Глеб Успенский в XIX веке написал: «Надо постоянно бояться — вот смысл жизни в России. Страх, ощущение «виновности» самого вашего существования на свете пропитали все мысли, все наши и дни, и ночи».
Впоследствии, во время перестройки, когда появилось изречение «перестройка необратима», я очень смеялся. Я много писал об истории России и знаю, как она обратима. Знаю, как живет в нас этот гаденький бесенок страха. И он не исчез, просто уснул. И разбудить его очень легко.
А тогда я повесил трубку. И решил насладиться бедой по полной программе. Я позвонил директору Театра Моссовета и спросил, как дела, уже зная ответ.
Он, действительно, ответил: «Пушки подвезены к нашему образцовому театру. Готовятся палить! Будет собран городской актив работников культуры».

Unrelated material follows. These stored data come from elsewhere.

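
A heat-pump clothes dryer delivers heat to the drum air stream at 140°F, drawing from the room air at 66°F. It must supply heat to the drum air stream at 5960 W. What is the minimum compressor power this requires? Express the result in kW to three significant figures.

0.735 kW

In absolute terms T_C = 292.04 K and T_H = 333.15 K, so ΔT = 41.11 K.
COP_Carnot = T_H/ΔT = 333.15/41.11 = 8.104.
Ẇ_min = Q̇/COP_Carnot = 5960/8.104 = 735.5 W = 0.7355 kW.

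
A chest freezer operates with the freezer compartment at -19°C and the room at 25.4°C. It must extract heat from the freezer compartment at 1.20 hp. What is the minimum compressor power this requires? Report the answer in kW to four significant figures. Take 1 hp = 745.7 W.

0.1563 kW

In absolute terms T_C = 254.15 K and T_H = 298.55 K, so ΔT = 44.40 K.
COP_Carnot = T_C/ΔT = 254.15/44.40 = 5.724.
Ẇ_min = Q̇/COP_Carnot = 1.200/5.724 = 0.2096 hp = 0.1563 kW.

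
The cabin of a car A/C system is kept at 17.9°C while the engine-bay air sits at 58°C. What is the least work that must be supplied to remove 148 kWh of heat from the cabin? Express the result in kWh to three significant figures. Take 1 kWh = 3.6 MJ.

20.4 kWh

In absolute terms T_C = 291.05 K and T_H = 331.15 K, so ΔT = 40.10 K.
The reversible limit is COP_R = T_C/ΔT = 7.258, so W_min = Q_C/COP = Q_C·ΔT/T_C.
W_min = 148.0 × 40.10/291.05 = 20.39 kWh.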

Но ответил как-то весело, и в голосе его я, с удивлением, не почувствовал никакой тревоги. Была одна насмешка.
Будто он уже что-то знал.
Узнал вскоре и я. Да, наш патриарх Юрий Александрович Завадский оказался куда мощнее, чем думали в горкоме. Он сумел быть принятым… в «лучезарно-высоком там». И его, знаменитого и, скажем прямо, верноподданного режиссера, конечно же, в обиду не дали. Тем более что наверху наши правители-геронты совсем не жаждали борьбы. На дремотном верху не любили тех, кто, говоря языком классика, «бежит впереди прогресса, так что прогресс за ними не поспевает». И не прощали желания показаться «большим роялистом, чем сам король».
Ягодкин не понял ситуации. И уже вскоре закончил политическую карьеру. Погромные статьи были не напечатаны. И торопливая подлость либерального критика N. оказалась напрасной…
А далее было забавно. Одной из сюжетных линий в злосчастной «Турбазе» были взаимоотношения писателя и критика. В пьесе критик написал разгромную статью о писателе. Приехав на турбазу, он встречает этого писателя. И он не знает, успел ли писатель прочесть его статью до отъезда или нет. Писатель же играет с ним — то он дружелюбен, нежен, и критик с облегчением понимает — не успел! То он мрачен и зол, и критик понимает — прочел!